Her story struck me, above all when she told me about the hardships that she had to overcome to bring up their two daughters. And the most incredible thing was that, on her own and with all the barriers created first by her husband’s death and then by the normal hardships of living in a new country with another language and new customs, she was able to let her daughters study, not only finishing school but one went on to become a lawyer and the other a doctor.
On hearing this story I felt a sense of happiness to being able to help her obtain the Italian pension, also because, as I told her, this pension, with the due arrears, would have been like an inheritance from her husband that he had not been able to do before that tragic day in the mine.
Unfortunately, as we filled in the application form for the pension I discovered that the husband had died 11 months and two weeks after his arrival in Australia. In other words, he had not lived the minimum 12 months in Australia required to qualify for the pension under the Agreement.
I confess that I felt the desire to be able to “play” with the application to help her obtain the more than deserved recompense for her loss and life but I knew full well that the application had to be accompanied by the required documentation and therefore this would not have been possible in any case. So I had the painful task of informing her that it was not possible to be able to present the application.
What struck me in particular was the expression on her face that still had the beauty of her youth. Her reaction was not only of extraordinary stoicism, surely the result of that extraordinary life, but also a unique dignity because, as she said, she always had her daughters as the best memory of her husband and their studies were undoubtedly the best homage that she could pay to his memory.
That night I slept little due to my thoughts.
I wish I could ask the Patronato to name this woman, if it is still possible. Sadly, even if the archives of thirty odd years ago still existed, only her name would appear with the simple annotation ”consultation” so I could not identify her in that way.
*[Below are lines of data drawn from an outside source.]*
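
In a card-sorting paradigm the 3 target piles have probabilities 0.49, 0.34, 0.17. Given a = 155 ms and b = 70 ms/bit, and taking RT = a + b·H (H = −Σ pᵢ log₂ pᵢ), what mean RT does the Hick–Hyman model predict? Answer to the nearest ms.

258 ms

Entropy contributions −pᵢ log₂ pᵢ: 0.5043, 0.5292, 0.4346; sum H = 1.4680 bits.
RT = a + bH = 155 + 70·1.4680 = 257.76 ms.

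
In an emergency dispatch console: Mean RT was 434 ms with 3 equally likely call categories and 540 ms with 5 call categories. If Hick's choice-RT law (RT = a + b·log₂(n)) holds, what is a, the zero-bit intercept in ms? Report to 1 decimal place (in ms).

206.0 ms

Slope: b = (540 − 434) / (log₂ 5 − log₂ 3) = 106/0.7370 = 143.833 ms/bit.
Intercept: a = 434 − 143.833·log₂(3) = 206.030 ms.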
But it would not be right to leave this story without a happy ending. In this “Italiani nel mondo” (Italians in the world) column we have always tried to make people understand that the history of our migration is not made up of only cold statistics of how many people left and where they went.
Real history is made up of telling the true stories of these lives and to document them, both in success and in failure, because every life deserves to be told and to be part of our history.
For these reasons I would like to use this article to make a direct request to the Italian community of Adelaide though the new Comites, which has just come into its period of service to the community, and through the Comites to make a request to Dr. Adriano Stendardo, the current Consul for Italy in the city.
I ask them to make an appeal to our community in that city to find out if the woman is still alive or if we can identify her.
If we manage to find this family we want to ask them to write an article of the history of that tragic couple that we will send also send to the Museo Nazionale dell’Emigrazione Italiana (National Museum of Italian Migration) in Genoa to add to their archive so that their story will never be forgotten.
Furthermore, I would like to make an unusual request to our Consul. Too often honours are given to people who have given contributions to the community in some way. I would like to ask him, if the woman is still alive, to nominate her for an honour as a symbol of the struggle that many of our countrymen and women had to overcome to make a new life overseas.
And what better example can we give if not the life of this stoic widow who did not let tragedy prevent her from making true her and her husband’s dream for their children, which was the reason they migrated to Australia?